Silylidyne is a chemical substance occurring as a molecule found in stars and probably existing in interstellar space, or as a monolayer on the surface of solid silicon. The SiH molecule is a radical, and can be made experimentally by striking an electric arc to silicon on a low pressure hydrogen gas.

Surface
As a surface layer, silicon hydrides form when the silicon is cleaned with hydrofluoric acid. This surface hydrogen SiH decomposes when heated to 750 K. Other ways to coat a silicon surface in hydrogen is via reaction with atomic hydrogen, or hot silane.

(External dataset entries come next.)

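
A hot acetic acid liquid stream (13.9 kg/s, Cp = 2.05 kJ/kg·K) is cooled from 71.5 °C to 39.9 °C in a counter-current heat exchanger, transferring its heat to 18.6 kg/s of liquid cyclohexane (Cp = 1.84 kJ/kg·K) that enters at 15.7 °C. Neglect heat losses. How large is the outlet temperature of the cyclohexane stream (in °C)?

Heat released by hot stream: Q = 13.9 × 2.05 × (71.5 − 39.9) = 900.44 kJ/s
Energy balance on cold side (adiabatic exchanger): Q = ṁ_c·Cp_c·(T_c,out − T_c,in)
T_c,out = 15.7 + 900.44/(18.6 × 1.84) = 42.01 °C

T_c,out = 42.0 °C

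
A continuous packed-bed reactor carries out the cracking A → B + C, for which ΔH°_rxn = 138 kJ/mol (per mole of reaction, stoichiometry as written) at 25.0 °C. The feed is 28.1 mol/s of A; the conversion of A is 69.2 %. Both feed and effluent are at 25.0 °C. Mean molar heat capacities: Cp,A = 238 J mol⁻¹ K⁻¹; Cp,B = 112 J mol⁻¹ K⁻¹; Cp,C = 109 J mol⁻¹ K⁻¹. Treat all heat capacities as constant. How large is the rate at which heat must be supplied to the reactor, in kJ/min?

Q_in = 161000 kJ/min

Extent of reaction ξ = 0.692 × 28.1 = 19.445 mol/s
Reaction term: ξ·ΔH°_rxn = 19.445 × 138 = 2683.4 kJ/s
Q = ΔH = 2683.4 kJ/s = 2683.4 kW
Heat supplied = 161010 kJ/min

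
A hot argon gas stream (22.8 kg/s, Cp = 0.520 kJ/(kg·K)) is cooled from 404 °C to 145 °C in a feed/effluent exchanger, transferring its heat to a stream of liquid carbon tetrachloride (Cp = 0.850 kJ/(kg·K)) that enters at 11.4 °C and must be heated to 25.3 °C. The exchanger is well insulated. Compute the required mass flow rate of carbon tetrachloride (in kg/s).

ṁ_c = 260 kg/s

Heat released by hot stream: Q = 22.8 × 0.520 × (404 − 145) = 3070.7 kJ/s
Energy balance on cold side (adiabatic exchanger): Q = ṁ_c·Cp_c·(T_c,out − T_c,in)
ṁ_c = 3070.7 / [0.850 × (25.3 − 11.4)] = 259.9 kg/s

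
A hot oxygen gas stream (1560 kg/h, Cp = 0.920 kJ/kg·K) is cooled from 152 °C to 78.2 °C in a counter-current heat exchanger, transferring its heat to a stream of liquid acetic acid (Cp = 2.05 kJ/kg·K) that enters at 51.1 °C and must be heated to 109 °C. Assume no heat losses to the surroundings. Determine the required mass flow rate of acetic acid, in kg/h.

ṁ_c = 892 kg/h

Heat released by hot stream: Q = 1560 × 0.920 × (152 − 78.2) = 105920 kJ/h
Energy balance on cold side (adiabatic exchanger): Q = ṁ_c·Cp_c·(T_c,out − T_c,in)
ṁ_c = 105920 / [2.05 × (109 − 51.1)] = 892.35 kg/h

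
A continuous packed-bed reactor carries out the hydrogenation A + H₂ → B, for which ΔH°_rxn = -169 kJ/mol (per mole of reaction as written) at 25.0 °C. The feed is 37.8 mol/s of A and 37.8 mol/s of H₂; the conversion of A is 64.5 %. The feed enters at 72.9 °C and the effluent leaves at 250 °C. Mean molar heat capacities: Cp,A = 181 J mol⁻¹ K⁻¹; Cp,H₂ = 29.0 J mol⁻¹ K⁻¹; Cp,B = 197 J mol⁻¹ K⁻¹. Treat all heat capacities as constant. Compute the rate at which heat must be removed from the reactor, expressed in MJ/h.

Extent of reaction ξ = 0.645 × 37.8 = 24.381 mol/s
Reaction term: ξ·ΔH°_rxn = 24.381 × -169 = -4120.4 kJ/s
Sensible, feed 72.9→25 °C: -380.23 kJ/s
Outlet flows (mol/s): A 13.419, H₂ 13.419, B 24.381
Sensible, products 25→250 °C: 1714.7 kJ/s
Q = ΔH = -2785.9 kJ/s = -2785.9 kW
Heat removed = 10029 MJ/h

Q_out = 10000 MJ/h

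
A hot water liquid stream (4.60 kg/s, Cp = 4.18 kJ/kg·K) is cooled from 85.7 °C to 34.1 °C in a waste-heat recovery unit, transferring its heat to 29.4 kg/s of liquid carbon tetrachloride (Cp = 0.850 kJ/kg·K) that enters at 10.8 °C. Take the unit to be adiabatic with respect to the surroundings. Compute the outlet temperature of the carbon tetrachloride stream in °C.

Heat released by hot stream: Q = 4.60 × 4.18 × (85.7 − 34.1) = 992.16 kJ/s
Energy balance on cold side (adiabatic exchanger): Q = ṁ_c·Cp_c·(T_c,out − T_c,in)
T_c,out = 10.8 + 992.16/(29.4 × 0.850) = 50.502 °C

T_c,out = 50.5 °C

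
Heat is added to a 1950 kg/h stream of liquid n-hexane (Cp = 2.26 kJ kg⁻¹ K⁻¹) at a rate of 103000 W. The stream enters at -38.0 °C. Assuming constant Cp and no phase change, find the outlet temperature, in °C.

Q = 103000 W = 370800 kJ/h
ΔT = Q/(ṁ·Cp) = 370800/(1950×2.26) = 84.139 K
T_out = -38.0 + 84.139 = 46.139 °C

T_out = 46.1 °C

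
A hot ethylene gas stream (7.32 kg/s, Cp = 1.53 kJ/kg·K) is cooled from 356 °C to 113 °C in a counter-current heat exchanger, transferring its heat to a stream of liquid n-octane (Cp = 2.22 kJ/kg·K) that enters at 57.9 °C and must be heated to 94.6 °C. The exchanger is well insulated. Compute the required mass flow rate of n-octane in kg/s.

Heat released by hot stream: Q = 7.32 × 1.53 × (356 − 113) = 2721.5 kJ/s
Energy balance on cold side (adiabatic exchanger): Q = ṁ_c·Cp_c·(T_c,out − T_c,in)
ṁ_c = 2721.5 / [2.22 × (94.6 − 57.9)] = 33.403 kg/s

ṁ_c = 33.4 kg/s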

A (111) crystal face will become covered in the pure monohydride, but other faces on a silicon crystal will also have the dihydride and trihydride groups.

Group
The silylidyne group, not to be confused with silylidyne, is a ≡SiH group that is bonded with a triple bond. The hydrogen can be substituted by other groups to make a more generic family of silylidynes. It is known as a ligand on molybdenum.

Natural occurrence
Silicon monohydride in space was first noticed in sun spots in 1933. Later on it was found on the solar disk, photosphere, and in cool stars. Mira variable stars of type M or S may have emission lines of SiH. In even cooler brown dwarfs and planets, SiH is not found, but instead silicon takes form as silicon monoxide at low pressures, and SiH4 at high pressures. Minute amounts of SiH as a transient species may be found in these bodies as SiO and SiH4 react with water.

Properties
The Si-H bond strength is 80 kcal/mol.

Spectrum
The most prominent spectral band is due to A2Δ → X2Π transitions. Higher level excited states are the B2Σ− and C2Σ+, D2Δ, E2Σ+.

The life time of the molecules in the A state is 530 nanoseconds. They decay to the X ground state.